The Abbe's monologue continued until two o'clock. The rest of France might be finishing its lunch and getting back to work, but the members of Fatima seemed oblivious. I was becoming weak with hunger. Abbe Boyer turned to politics. 'The state has become a Pharisee in matters of alcohol. It condones drugs and deviant sexuality, but wants to outlaw alcohol and tobacco,' he said, puffing away as if there were no tomorrow. But then, according to Notre Dame de Fatima, there might well be no tomorrow.
The gist of Our Lady's message is that all hell will break loose in the second half of the century to punish mankind for its wicked behaviour. There will be survivors, though, who will serve a new God in a Utopian, uncorrupted world. Pastis and armagnac apart, Fatima offers, according to its literature, 'the chance to get through this terrible ordeal with the maximum opportunity of getting to the Promised Land.
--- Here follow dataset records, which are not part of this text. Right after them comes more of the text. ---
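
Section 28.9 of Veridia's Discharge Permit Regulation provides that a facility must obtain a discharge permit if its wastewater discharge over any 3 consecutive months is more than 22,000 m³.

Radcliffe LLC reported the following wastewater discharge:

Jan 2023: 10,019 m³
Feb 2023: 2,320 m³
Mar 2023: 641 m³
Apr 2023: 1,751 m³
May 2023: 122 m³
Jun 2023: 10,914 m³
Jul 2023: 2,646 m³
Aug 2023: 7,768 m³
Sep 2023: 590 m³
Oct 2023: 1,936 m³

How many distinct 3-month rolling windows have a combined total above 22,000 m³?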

Buy Michelin map number 78 and take RN10 before civil war blocks your escape route.'
We repaired to the dining-room, which was dominated by a large round table. At this table, made to their own design, community members eat, drink, discuss and take the decisions that regulate the daily affairs of both the community and the business. 'We all taste together,' said Abbe Boyer. And there is plenty to taste.
Chateauneuf-du-Pape was the chosen wine for the first course, hare pate, followed by tender roast beef accompanied by Chateau Lanessan 1981, a nicely mature middle-ranking medoc. The Abbe explained that in order to defray the costs of printing the voluminous literature required to spread the word of Fatima, Auxil purveyed spirits - malt whisky, cognac, calvados, vodka, gin, bourbon - and a fine range of vintage armagnacs. Wines, too. 'At first the big merchants didn't take kindly to our arrival on the market. In 1980 we invented a method of distribution that has met with considerable success. We have about 40 reps who visit restaurants and homes around the country with briefcases full of tasting samples.'
The conversation moved to malt whisky. 'We introduced Lagavulin to France. Now we are the exclusive distributors of Bowmore. The French also like Auchentoshan because it's easy to say in French.' After cheeses and an apple tart washed down by a fine 1988 sauternes, a selection of cigarette packets did the rounds and the armagnac appeared.
I was treated to the commercial four- to five-year-old blend, Armagnac de l'Hermitage, the VSOP, Reserve des Moines, and an XO, a blend of 10- to 15-year-old armagnac reduced to 45 per cent alcohol. These were followed by four single-estate vintage armagnacs, from a smooth 1977 to a powerful coffee/caramel-and-prune 1946. All the vintage armagnacs are at natural strength, which varies from 42 per cent to 51.5 per cent in the case of the 1946. I left with a sampling box of miniatures under one arm and many pamphlets and leaflets with titles such as Lettre de l'Au- Dela (Letter from Beyond) and Genesis] Apocalypse? Soon I had reached the sanctuary of the RN10.
Auxil products are imported by Richard Kihl Ltd, 164 Regent's Park Road, London NW1 (071-586 3838).